The epilogue states that she began to restrict after discharge and lost weight rapidly. Insurance would not pay for further treatment.

===Alisa===
Alisa Williams, a 30-year-old divorced mother of two, traces her eating issues back to an incident at the pediatrician when she was 7 and put on a diet which then led to anorexia. She describes massive binge/purge sessions which resulted in hospitalizations due to the resulting dehydration and her severe abuse of diuretics, hydrochlorothiazide, laxatives, enemas and ipecac.

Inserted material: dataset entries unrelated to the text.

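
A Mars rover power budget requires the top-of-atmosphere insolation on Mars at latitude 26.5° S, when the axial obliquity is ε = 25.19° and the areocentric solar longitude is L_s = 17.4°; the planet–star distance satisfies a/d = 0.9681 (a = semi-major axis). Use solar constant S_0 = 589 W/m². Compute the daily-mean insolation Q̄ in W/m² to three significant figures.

Q̄ ≈ 141 W/m²

sin δ = sin 25.19° × sin 17.4° = 0.12728, so δ = +7.312°.
cos h₀ = −tan(-26.5°) tan(+7.312°) = 0.0640, h₀ = 1.5068 rad.
Bracket: h₀ sin ϕ sin δ + cos ϕ cos δ sin h₀ = 1.5068×-0.44620×0.12728 + 0.89493×0.99187×0.99795 = -0.085575 + 0.885835 = 0.800260.
Inverse-square distance factor (a/d)² = 0.9681² = 0.937218.
Q̄ = (S_0/π) × 0.937218 × [bracket] = (589/π) × 0.937218 × 0.800260 = 140.6 W/m².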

Apart from her binges, which she describes as occurring "every few weeks or so, over and over again, for three or four days", she was following an extreme starvation diet prior to entering Renfrew. She had been hospitalized five times in the three months leading to her admittance to the Center. Having struggled with her eating disorder for 16 years, Alisa took disability leave from her job as a pharmaceutical rep in order to enter treatment.

Alisa seems to respond well to Renfrew and towards the end of her stay expresses a desire to "taste recovery".

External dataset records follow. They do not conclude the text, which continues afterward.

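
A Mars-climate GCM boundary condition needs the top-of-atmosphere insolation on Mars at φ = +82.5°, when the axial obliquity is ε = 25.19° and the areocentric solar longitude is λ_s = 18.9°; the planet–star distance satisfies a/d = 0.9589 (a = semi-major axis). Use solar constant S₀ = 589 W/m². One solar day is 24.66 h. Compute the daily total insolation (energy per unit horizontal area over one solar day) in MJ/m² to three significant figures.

6.57 MJ/m²

sin δ = sin 25.19° × sin 18.9° = 0.13787, so δ = +7.924°.
cos H₀ = −tan(+82.5°) tan(+7.924°) = -1.0573 ≤ −1 ⇒ polar day, H₀ = π.
Bracket: H₀ sin φ sin δ + cos φ cos δ sin H₀ = 3.1416×0.99144×0.13787 + 0.13053×0.99045×0.00000 = 0.429425 + 0.000000 = 0.429425.
Inverse-square distance factor (a/d)² = 0.9589² = 0.919489.
Q̄ = (S₀/π) × 0.919489 × [bracket] = (589/π) × 0.919489 × 0.429425 = 74.029 W/m².
Daily total = Q̄ × 24.66 h × 3600 s/h = 74.029 × 24.66 × 3600 / 10⁶ = 6.572 MJ/m².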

After discharge, Alisa struggles through dinner with her children and Shelly at a restaurant. She picks at her food and takes tiny bites. The film later shows Alisa, agitated and pacing around her home, distracting her two children with cartoons and waffles as she enters her bathroom to purge. The epilogue reveals that she would go on to lose weight and attempt suicide, and that she returned to Renfrew for treatment and maintained a healthy weight after leaving.

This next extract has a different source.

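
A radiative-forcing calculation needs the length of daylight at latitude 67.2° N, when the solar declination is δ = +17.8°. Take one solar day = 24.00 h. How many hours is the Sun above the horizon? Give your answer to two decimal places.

cos H₀ = −tan φ · tan δ = −tan(+67.2°) × tan(+17.800°) = -0.7638, so H₀ = 2.4400 rad = 139.80°.
Daylight = 2H₀/(2π) × 24.00 h = (2.4400/π) × 24.00 = 18.64 h.

18.64 h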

==Participant status updates==
- In 2008, Shelly reported that she was successfully recovering from her eating disorder. In 2010, she was featured in a news feature about her and her friend's recovery from anorexia, which stated that the attention Guillory received after the film debuted triggered a relapse. Guillory later went to rehab for a drug addiction, and described herself in the article as no longer having an eating disorder.
- Polly moved to Chattanooga after leaving Renfrew, went back to school to study photography, and was managing a studio at the time of the film's release. She died at her residence on February 8, 2008 due to an overdose of sleeping pills. Her death is believed to have been a suicide.
- Brittany is now fully recovered and a mother of three.
- Alisa reportedly recovered from her eating disorder and began work as a teacher.

== Awards ==
Thin was selected for competition at the 2006 Sundance Film Festival and won the John Grierson Award for best feature-length documentary at the London Film Festival 2006. It has also screened at Hot Docs and Full Frame, as well as film festivals in Chicago, Vancouver, Austin, St. Louis, Ojai, Galway and Sweden. It received the 2006 Documentary Grand Jury Prize at the Boston Independent Film Festival, Newport International Film Festival and Jackson Hole Film Festival. It has also been nominated for an International Documentary Association Award.